Academic references
The logic
- The provision of sources which can be checked is the distinguishing mark of scholarly work. References should be given in a standard format, which can be instantly comprehended by any scholar and makes it easy to trace the source.
- The most important distinction is between published and unpublished material.
- A publication is a work made available to the public through multiple copies, usually in printed form.
- It is assumed that publications will be traced through library catalogues.
- A book is catalogued by author and title, so this information is given priority in citations. Italics are used to pick out the title. The date of publication and location of the publisher may assist (in distinguishing between editions, for example), so this information is added.
- Published records are generally identified by title, so this is given first in citations, followed by the editor.
- An article is traced through the title of the journal or newspaper in
which it appears. So it is the journal title which is picked out in
italic type. The article title may be given in
inverted commas
. - Give page numbers. The reader will not want to search an entire book for the information you quote.
- Unpublished sources are either unique or rare. Manuscripts, paintings, architect's plans, unpublished reports or theses are found by going to the place where they are stored. So the location is of primary importance and is given first, followed by its catalogue reference or description.
- Titles of unpublished works may be given in
inverted commas
. They should never be given in italics, which suggests a publication and could cause the reader to search fruitlessly in library catalogues for it. - Online material presents particular problems. The Internet is a flexible medium. Pages can change both location and content. Therefore if you cite an internet page, give both the url and the date on which you accessed it. So if the content later changes or is removed, the version that you saw may be traced via the Internet Archive.
- However if the work you are citing is a digital version of a printed publication, give the details of the print publication. Only refer to the Internet location if the digital edition differs from the print edition.
- Common confusions. Do not give the location in which you personally perused a published work or its catalogue number in your favourite library. Either creates the impression that this is an unpublished work (a thesis perhaps), which can only be found at that location. Unless...
- If the copy you used has unpublished material added, to which you wish to refer, it should be cited as an unpublished work. For instance a single copy of a book may have marginal notes added by the author. Grangerised or extra-illustrated copies were specially bound with blank pages for collectors to paste in additional pictures, cuttings and other material. Each such copy will be unique.
The systems
Academic references follow two main systems: footnotes or the Harvard system.
The Harvard system
This was designed for references to published sources. The author's surname, the date of the publication quoted and the page numbers are given in brackets in the text. Full bibliographic information is given in a bibliography.
Footnotes
A series of numbers in the text, placed either superscript or in brackets, leads the reader to corresponding numbers at the foot of the page or the end of the text, with the reference(s).
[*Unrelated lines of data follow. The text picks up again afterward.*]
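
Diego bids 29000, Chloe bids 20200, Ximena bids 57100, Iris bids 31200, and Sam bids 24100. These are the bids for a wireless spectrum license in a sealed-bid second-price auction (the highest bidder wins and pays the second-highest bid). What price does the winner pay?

Price paid: 31200.

Bids in descending order: Ximena 57100, then Iris 31200, then Diego 29000, then Sam 24100, then Chloe 20200.
Ximena is the highest bidder, so Ximena wins.
Under the second-price rule, the price is the second-highest bid: 31200.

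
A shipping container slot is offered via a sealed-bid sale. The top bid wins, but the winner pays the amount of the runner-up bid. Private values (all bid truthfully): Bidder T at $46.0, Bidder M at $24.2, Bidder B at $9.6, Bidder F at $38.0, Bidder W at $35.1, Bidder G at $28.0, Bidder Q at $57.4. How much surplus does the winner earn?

Ordered from highest: Bidder Q $57.4, then Bidder T $46.0, then Bidder F $38.0, then Bidder W $35.1, then Bidder G $28.0, then Bidder M $24.2, then Bidder B $9.6.
Bidder Q wins with the top bid and pays the second-highest, $46.0.
Surplus = $57.4 − $46.0 = $11.4.

Surplus = $11.4.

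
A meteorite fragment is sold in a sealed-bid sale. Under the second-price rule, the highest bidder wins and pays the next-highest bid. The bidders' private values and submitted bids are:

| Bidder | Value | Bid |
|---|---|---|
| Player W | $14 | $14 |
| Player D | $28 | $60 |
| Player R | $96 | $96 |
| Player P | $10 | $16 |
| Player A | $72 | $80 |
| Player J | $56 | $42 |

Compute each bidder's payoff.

Player W $0, Player D $0, Player R $16, Player P $0, Player A $0, Player J $0.

Sorted high to low: Player R $96, then Player A $80, then Player D $60, then Player J $42, then Player P $16, then Player W $14.
Player R has the top bid and wins; the price is the second-highest bid, $80.
Player R's payoff = $96 − $80 = $16. All other bidders lose, so their payoff is 0.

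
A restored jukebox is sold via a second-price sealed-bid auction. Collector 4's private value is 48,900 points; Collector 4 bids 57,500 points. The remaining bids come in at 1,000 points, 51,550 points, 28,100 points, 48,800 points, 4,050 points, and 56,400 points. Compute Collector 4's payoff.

Highest competing bid: 56,400 points.
Collector 4's bid 57,500 points is the highest overall, so Collector 4 wins and pays the second-highest bid, 56,400 points.
Payoff = value − price = 48,900 points − 56,400 points = -7,500 points.
Overbidding won the item at a price above value — truthful bidding would have avoided this loss.

Payoff = -7,500 points.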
These references can be given in abbreviated form if they follow full information in an earlier note OR full information is supplied in a bibliography. Where a number of unpublished sources cited are in the same archive, it is simplest to abbreviate its name to initials. Abbreviations should be explained in some convenient place (either at the start of the report or the head of the notes.)
Examples of footnotes
DRO = Devon Record Office
RIBA = Royal Institute of British Architects
- Christopher Hussey, English Country Houses: Early Georgian (London 1955), p.197.
- DRO L1258/Maps: Road 3.
- Lord Hervey's Memoirs, ed Romney Sedgwick (London 1952), pp.46-7.
- Hussey, Country Houses: Early Georgian, pp.244-52.
- National Archives MPHH 223/2.
- G.R.Gibbard,
The Country House Poem of the Seventeenth Century
, Journal of the Warburg and Courtauld Institutes, vol. 109 (1956), pp.159-74. - British Library King's MS 43 f.127.
- Plymouth City Council Planning Office, planning application for change of use of 34 Southside St 12.3.95.
- The Exeter Flying Post 12.3.1795, p.2.
- RIBA Drawings collection K4/30/8.
- British Sporting Painting, 1650-1850 (Arts Council Catalogue, London 1975), p.63.
- Plymouth Building Accounts of the Sixteenth and Seventeenth Centuries, Devon and Cornwall Record Society New Series vol. 12, p.34.
Bibliographies
A bibliography is essential with the Harvard system and may be helpful if footnotes run into large numbers. Readers can then easily locate the full reference from a shortened form given in a footnote. A bibliography is a list of published works only. It should be organised alphabetically by author (or title for published records.) It should not be regarded as a substitute for footnotes.